Now, Fei Ming stood still, Justice held against his chest.
The ginger cat lifted his head. "There’s a prophecy about you?" he asked. Then he tilted his head in confusion. "What’s a prophecy?"
"Shits cosmic slugs invent to feel important," Fateless replied, walking again.
"Let’s find somewhere to stay."
They moved through the tight streets in the zone. The plague had driven most people indoors. Only those infected without a place to stay or driven out of their homes laid on the streets.
Fei Ming walked for nearly two hours. It was now nighttime.
He passed narrow alleys, abandoned storefronts, and rows of cramped houses where only a few dim lanterns burned behind closed windows.
Buying a house here would not be simple. Without someone guiding him or vouching for his identity, no one would sell property to a stranger. Nor would they come near one.
Not during an outbreak.
He would have to try again tomorrow. Another option of his was buying a home in the Citadel zone. But the ticket alone was worth 50,000 coins.
Even if he could afford that, it would leave him nothing to cover for the cost of living in that zone. If he managed to sneak into the zone like he usually does, it would take minutes before he gets fished out by the awakeners.
It was too risky.
His best luck was in this zone. Here, he could grow stronger and feed on more cores.
After another hour, he stopped at a corner. Justice shifted in his arms.
Moonlight poured silver over the street. Sitting down on a nearby rubble, Fei Ming admired the bright moon. A breath of relief escaped his lungs and he relaxed. ’Things will be alright. It’s just a fleeting moment.’

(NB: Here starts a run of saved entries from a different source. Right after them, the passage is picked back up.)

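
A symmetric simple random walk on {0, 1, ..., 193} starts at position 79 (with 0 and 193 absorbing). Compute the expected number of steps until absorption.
E[τ | X_0 = 79] = 9006

Let v_k = E[τ | X_0 = k]. Boundary: v_0 = v_193 = 0. Recurrence: v_k = 1 + (v_{k-1} + v_{k+1})/2 for 1 ≤ k ≤ 192. The particular solution to v_k − (v_{k-1} + v_{k+1})/2 = 1 is v_k = −k^2. Adding homogeneous solution A + B k and matching boundaries gives v_k = k (193 − k). Substituting k = 79: v_79 = 79 · 114 = 9006.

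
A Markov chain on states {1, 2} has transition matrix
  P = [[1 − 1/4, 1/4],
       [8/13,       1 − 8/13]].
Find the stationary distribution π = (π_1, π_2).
π_1 = 32/45, π_2 = 13/45

Solve πP = π with π_1 + π_2 = 1. From πP = π: π_1 · (1 − 1/4) + π_2 · 8/13 = π_1 ⇒ π_2 · 8/13 = π_1 · 1/4 ⇒ π_2/π_1 = (1/4)/(8/13) = 13/32. Together with π_1 + π_2 = 1:
  π_1 = (8/13)/(1/4 + 8/13) = (8/13)/(45/52) = 32/45,
  π_2 = (1/4)/(1/4 + 8/13) = (1/4)/(45/52) = 13/45.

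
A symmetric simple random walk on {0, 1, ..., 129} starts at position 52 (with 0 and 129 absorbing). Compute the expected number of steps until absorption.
E[τ | X_0 = 52] = 4004

Let v_k = E[τ | X_0 = k]. Boundary: v_0 = v_129 = 0. Recurrence: v_k = 1 + (v_{k-1} + v_{k+1})/2 for 1 ≤ k ≤ 128. The particular solution to v_k − (v_{k-1} + v_{k+1})/2 = 1 is v_k = −k^2. Adding homogeneous solution A + B k and matching boundaries gives v_k = k (129 − k). Substituting k = 52: v_52 = 52 · 77 = 4004.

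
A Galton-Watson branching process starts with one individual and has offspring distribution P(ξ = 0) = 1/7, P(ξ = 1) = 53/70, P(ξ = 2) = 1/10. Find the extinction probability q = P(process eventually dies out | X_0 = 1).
q = 1

Mean offspring μ = 0·1/7 + 1·53/70 + 2·1/10 = 67/70 ≤ 1. For μ ≤ 1 with offspring not concentrated at 1, the Galton-Watson process goes extinct almost surely, so q = 1.
(Algebraic check: The pgf is f(s) = 1/7 + 53/70·s + 1/10·s². The extinction probability q is the smallest fixed point of f in [0, 1]. Setting s = f(s):
  1/10·s² + (53/70 − 1)·s + 1/7 = 0
  1/10·s² − (1/7 + 1/10)·s + 1/7 = 0
which factors as (s − 1)·(1/10·s − 1/7) = 0, giving roots s = 1 and s = (1/7)/(1/10) = 10/7. Since 10/7 ≥ 1, the smallest root in [0, 1] is s = 1.)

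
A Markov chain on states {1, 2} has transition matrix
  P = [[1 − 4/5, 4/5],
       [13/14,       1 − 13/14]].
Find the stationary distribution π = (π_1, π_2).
π_1 = 65/121, π_2 = 56/121

Solve πP = π with π_1 + π_2 = 1. From πP = π: π_1 · (1 − 4/5) + π_2 · 13/14 = π_1 ⇒ π_2 · 13/14 = π_1 · 4/5 ⇒ π_2/π_1 = (4/5)/(13/14) = 56/65. Together with π_1 + π_2 = 1:
  π_1 = (13/14)/(4/5 + 13/14) = (13/14)/(121/70) = 65/121,
  π_2 = (4/5)/(4/5 + 13/14) = (4/5)/(121/70) = 56/121.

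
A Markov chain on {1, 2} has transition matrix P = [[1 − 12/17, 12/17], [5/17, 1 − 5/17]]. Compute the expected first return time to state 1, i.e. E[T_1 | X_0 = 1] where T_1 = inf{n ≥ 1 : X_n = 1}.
E[T_1 | X_0 = 1] = 1/π_1 = 17/5

For an irreducible recurrent Markov chain with stationary distribution π, E[T_i | X_0 = i] = 1/π_i (Kac's formula). Here π_1 = (5/17)/(12/17 + 5/17) = (5/17)/(1) = 5/17, so E[T_1 | X_0 = 1] = 1/π_1 = (12/17 + 5/17)/(5/17) = (1)/(5/17) = 17/5.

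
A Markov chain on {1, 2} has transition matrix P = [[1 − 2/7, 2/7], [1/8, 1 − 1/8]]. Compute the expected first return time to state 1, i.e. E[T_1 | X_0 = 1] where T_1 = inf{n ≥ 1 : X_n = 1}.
E[T_1 | X_0 = 1] = 1/π_1 = 23/7

For an irreducible recurrent Markov chain with stationary distribution π, E[T_i | X_0 = i] = 1/π_i (Kac's formula). Here π_1 = (1/8)/(2/7 + 1/8) = (1/8)/(23/56) = 7/23, so E[T_1 | X_0 = 1] = 1/π_1 = (2/7 + 1/8)/(1/8) = (23/56)/(1/8) = 23/7.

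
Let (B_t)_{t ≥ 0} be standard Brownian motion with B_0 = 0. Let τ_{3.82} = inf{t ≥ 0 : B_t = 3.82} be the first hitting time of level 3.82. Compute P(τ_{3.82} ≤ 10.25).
P(τ_{3.82} ≤ 10.25) = 2(1 − Φ(3.82/√10.25)) = 2(1 − Φ(1.1932)) ≈ 0.2328

By the reflection principle for standard BM, P(τ_b ≤ t) = 2 · P(B_t ≥ b). Since B_t ~ N(0, t), P(B_t ≥ 3.82) = 1 − Φ(3.82/√t) = 1 − Φ(3.82/√10.25) = 1 − Φ(1.1932) ≈ 0.11640. Doubling: P(τ_{3.82} ≤ 10.25) ≈ 2 · 0.11640 = 0.23280 ≈ 0.2328.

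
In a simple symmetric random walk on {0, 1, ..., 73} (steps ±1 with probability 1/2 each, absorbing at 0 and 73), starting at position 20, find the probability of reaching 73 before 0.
P(hit 73 before 0) = 20/73

Let u_k = P(hit 73 before 0 | start at k). Then u_0 = 0, u_73 = 1, and u_k = u_{k-1}/2 + u_{k+1}/2 for 1 ≤ k ≤ 72. This harmonic recurrence is solved by u_k = k/73, giving u_20 = 20/73.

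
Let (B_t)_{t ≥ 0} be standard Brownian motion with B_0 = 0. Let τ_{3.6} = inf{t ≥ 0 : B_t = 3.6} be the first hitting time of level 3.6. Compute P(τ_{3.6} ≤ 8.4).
P(τ_{3.6} ≤ 8.4) = 2(1 − Φ(3.6/√8.4)) = 2(1 − Φ(1.2421)) ≈ 0.2142

By the reflection principle for standard BM, P(τ_b ≤ t) = 2 · P(B_t ≥ b). Since B_t ~ N(0, t), P(B_t ≥ 3.6) = 1 − Φ(3.6/√t) = 1 − Φ(3.6/√8.4) = 1 − Φ(1.2421) ≈ 0.10710. Doubling: P(τ_{3.6} ≤ 8.4) ≈ 2 · 0.10710 = 0.21420 ≈ 0.2142.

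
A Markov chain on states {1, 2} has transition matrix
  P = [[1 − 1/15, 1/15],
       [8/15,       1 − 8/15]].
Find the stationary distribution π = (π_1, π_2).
π_1 = 8/9, π_2 = 1/9

Solve πP = π with π_1 + π_2 = 1. From πP = π: π_1 · (1 − 1/15) + π_2 · 8/15 = π_1 ⇒ π_2 · 8/15 = π_1 · 1/15 ⇒ π_2/π_1 = (1/15)/(8/15) = 1/8. Together with π_1 + π_2 = 1:
  π_1 = (8/15)/(1/15 + 8/15) = (8/15)/(3/5) = 8/9,
  π_2 = (1/15)/(1/15 + 8/15) = (1/15)/(3/5) = 1/9.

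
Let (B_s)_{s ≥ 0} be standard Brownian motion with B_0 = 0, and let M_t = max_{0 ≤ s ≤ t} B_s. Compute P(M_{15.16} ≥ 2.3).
P(M_{15.16} ≥ 2.3) = 2·P(B_{15.16} ≥ 2.3) = 2(1 − Φ(2.3/√15.16)) ≈ 0.5547

By the reflection principle for Brownian motion, P(M_t ≥ a) = 2 · P(B_t ≥ a) for a ≥ 0. Since B_t ~ N(0, t), P(B_t ≥ 2.3) = 1 − Φ(2.3/√t) = 1 − Φ(2.3/√15.16) = 1 − Φ(0.5907). So
  P(M_{15.16} ≥ 2.3) = 2(1 − Φ(0.5907)) ≈ 0.5547.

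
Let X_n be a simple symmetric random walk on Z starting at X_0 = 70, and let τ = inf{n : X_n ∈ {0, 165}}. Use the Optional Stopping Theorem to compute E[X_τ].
E[X_τ] = 70

X_n is a martingale and τ is a bounded-mean stopping time (indeed τ is finite a.s. with bounded expectation since the walk is in a bounded region). By the OST, E[X_τ] = E[X_0] = 70. Equivalently: E[X_τ] = 165 · P(hit 165 first) + 0 · P(hit 0 first) = 165 · (70/165) = 70.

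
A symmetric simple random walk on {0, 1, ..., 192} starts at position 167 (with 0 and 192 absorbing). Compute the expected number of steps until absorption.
E[τ | X_0 = 167] = 4175

Let v_k = E[τ | X_0 = k]. Boundary: v_0 = v_192 = 0. Recurrence: v_k = 1 + (v_{k-1} + v_{k+1})/2 for 1 ≤ k ≤ 191. The particular solution to v_k − (v_{k-1} + v_{k+1})/2 = 1 is v_k = −k^2. Adding homogeneous solution A + B k and matching boundaries gives v_k = k (192 − k). Substituting k = 167: v_167 = 167 · 25 = 4175.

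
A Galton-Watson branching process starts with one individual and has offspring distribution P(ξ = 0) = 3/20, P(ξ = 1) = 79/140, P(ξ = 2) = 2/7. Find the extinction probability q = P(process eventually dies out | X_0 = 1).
q = 21/40

The pgf is f(s) = 3/20 + 79/140·s + 2/7·s². The extinction probability q is the smallest fixed point of f in [0, 1]. Setting s = f(s):
  2/7·s² + (79/140 − 1)·s + 3/20 = 0
  2/7·s² − (3/20 + 2/7)·s + 3/20 = 0
which factors as (s − 1)·(2/7·s − 3/20) = 0, giving roots s = 1 and s = (3/20)/(2/7) = 21/40.
Mean offspring μ = 79/140 + 2·2/7 = 159/140 > 1 (supercritical), so q < 1. The extinction probability is the smaller root: q = (3/20)/(2/7) = 21/40.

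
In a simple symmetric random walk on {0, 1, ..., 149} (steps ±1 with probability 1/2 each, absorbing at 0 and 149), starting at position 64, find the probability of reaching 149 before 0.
P(hit 149 before 0) = 64/149

Let u_k = P(hit 149 before 0 | start at k). Then u_0 = 0, u_149 = 1, and u_k = u_{k-1}/2 + u_{k+1}/2 for 1 ≤ k ≤ 148. This harmonic recurrence is solved by u_k = k/149, giving u_64 = 64/149.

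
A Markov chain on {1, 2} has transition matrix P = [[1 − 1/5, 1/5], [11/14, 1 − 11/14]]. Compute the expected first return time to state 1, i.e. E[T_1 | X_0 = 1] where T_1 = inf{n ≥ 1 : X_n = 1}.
E[T_1 | X_0 = 1] = 1/π_1 = 69/55

For an irreducible recurrent Markov chain with stationary distribution π, E[T_i | X_0 = i] = 1/π_i (Kac's formula). Here π_1 = (11/14)/(1/5 + 11/14) = (11/14)/(69/70) = 55/69, so E[T_1 | X_0 = 1] = 1/π_1 = (1/5 + 11/14)/(11/14) = (69/70)/(11/14) = 69/55.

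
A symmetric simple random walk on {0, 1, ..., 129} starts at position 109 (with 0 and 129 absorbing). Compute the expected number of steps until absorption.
E[τ | X_0 = 109] = 2180

Let v_k = E[τ | X_0 = k]. Boundary: v_0 = v_129 = 0. Recurrence: v_k = 1 + (v_{k-1} + v_{k+1})/2 for 1 ≤ k ≤ 128. The particular solution to v_k − (v_{k-1} + v_{k+1})/2 = 1 is v_k = −k^2. Adding homogeneous solution A + B k and matching boundaries gives v_k = k (129 − k). Substituting k = 109: v_109 = 109 · 20 = 2180.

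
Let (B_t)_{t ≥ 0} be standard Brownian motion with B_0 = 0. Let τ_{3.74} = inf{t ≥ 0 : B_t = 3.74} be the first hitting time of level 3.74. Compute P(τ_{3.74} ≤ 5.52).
P(τ_{3.74} ≤ 5.52) = 2(1 − Φ(3.74/√5.52)) = 2(1 − Φ(1.5918)) ≈ 0.1114

By the reflection principle for standard BM, P(τ_b ≤ t) = 2 · P(B_t ≥ b). Since B_t ~ N(0, t), P(B_t ≥ 3.74) = 1 − Φ(3.74/√t) = 1 − Φ(3.74/√5.52) = 1 − Φ(1.5918) ≈ 0.05571. Doubling: P(τ_{3.74} ≤ 5.52) ≈ 2 · 0.05571 = 0.11142 ≈ 0.1114.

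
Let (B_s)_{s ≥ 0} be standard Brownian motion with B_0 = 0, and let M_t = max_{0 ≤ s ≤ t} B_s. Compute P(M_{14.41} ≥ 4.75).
P(M_{14.41} ≥ 4.75) = 2·P(B_{14.41} ≥ 4.75) = 2(1 − Φ(4.75/√14.41)) ≈ 0.2108

By the reflection principle for Brownian motion, P(M_t ≥ a) = 2 · P(B_t ≥ a) for a ≥ 0. Since B_t ~ N(0, t), P(B_t ≥ 4.75) = 1 − Φ(4.75/√t) = 1 − Φ(4.75/√14.41) = 1 − Φ(1.2513). So
  P(M_{14.41} ≥ 4.75) = 2(1 − Φ(1.2513)) ≈ 0.2108.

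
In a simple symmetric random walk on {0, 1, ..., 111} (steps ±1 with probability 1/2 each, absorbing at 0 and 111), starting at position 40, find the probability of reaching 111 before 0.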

But then Justice’s ears flicked straight up and his amber eyes went wide.
"Behind you!"
Whoosh!
On instinct, his body bent backward.
A steel solitaire card sliced the air where his head had been. It clipped a thin strand of his dark hair before embedding itself into the wooden wall behind him with a hard crack.
Standing up, Fei Ming slid several steps across the dirt road.
Lifting his right hand, the Sword of Justice appeared in his hand, duplicating into twenty pieces as it hovered around him.
Then he looked up.
A pair of dark eyes watched him with quiet intensity.
A figure stepped from the black gap between two buildings. Black hair falling over his broad shoulders.
Dark eyes pinned on Fei Ming. A long cape draped from broad shoulders, stirring in the night breeze. Dozens of metal cards circled the man’s body in slow, even orbits.
"My prayers," the figure said, his deep, hollow voice carrying through the still night air, "have been answered again."
Fei Ming squared his feet wider. The swords tightened their rings.
The man let out a low, grating laugh.
"Tell me... Do you want your death quick?" he asked. The cards rotated faster. "Or drawn out until you beg?"